Mr. and Mrs. Gabrilowitsch retired into the stateroom compartment of the parlor car. The remainder of the party was made up of Jervis Langdon, Albert Bigelow Paine, Dan Beard, and Harry Lounsbury, the Stormfield Superintendent.

The conductor of the train, which was the Pittsfield Express was M. H. Lyons. He had become well acquainted with Mark Twain owing to the fact that the author always waited for his train in going to and from the city. The dead author used to say that he enjoyed talking with Lyons.

Ernest Charles Calls Him "the Most Laborious Humorist."

Special Cable to THE NEW YORK TIMES.

PARIS, April 23. - Almost all of the French journals have published appreciative notices of the value of Mark Twain's literary work. One must suppose in reading these notices an extraordinarily widespread knowledge of the subtleties of the English language among Frenchmen.

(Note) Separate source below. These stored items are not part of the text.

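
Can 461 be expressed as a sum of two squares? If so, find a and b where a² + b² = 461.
10² + 19² (a=10, b=19)

Factorization: 461 = 461
By Fermat: n is sum of two squares iff every prime p ≡ 3 (mod 4) appears to even power.
All primes ≡ 3 (mod 4) appear to even power.
Search a = 0, 1, 2, … for 461 - a² a perfect square: first hit at a = 10: 461 - 100 = 361 = 19².
461 = 10² + 19² = 100 + 361 ✓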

A surprising exception is found in Ernest Charles, a critic much in the public view, who in a short article on Mark Twain seems determined to convince every reader possessing any degree of penetration that the views which he expresses are the product of ignorance and anti-Americanism combined. This article is published in Gil Blas, which has also been conspicuously unique in its sneering comments, not by any means witty, upon Theodore Roosevelt since his arrival in Paris.

Mr. Charles says in effect that Mark Twain did well to die, and that it was not his fault if while he was all his life the most laborious humorist, he was totally lacking in wit.

"Mark Twain's humor," M. Charles adds, "was painful, his fantasies dense and difficult to follow. By them, one may estimate the exact distance which separates the Yankee country from the civilized world; but anyhow, hurrah for Roosevelt!"


In a Critical Condition last Night, with Her Husband Beside Her.


HARTFORD, Conn., April 23. - The Rev. Joseph H. Twichell of this city, who, while taking part in the funeral exercises of his lifelong friend, Mark Twain, was summoned home from New York this afternoon by a telegram announcing the serious illness of his wife, is with her tonight. Mrs. Twichell is critically ill. She recently had a severe attack of grip and her condition is attributed to complications arising from that malady.

[Harmony Twichell, wife of Joseph Twichell, died on April 25, 1910. Elinor Howells, wife of William Dean Howells died on May 7, 1910.]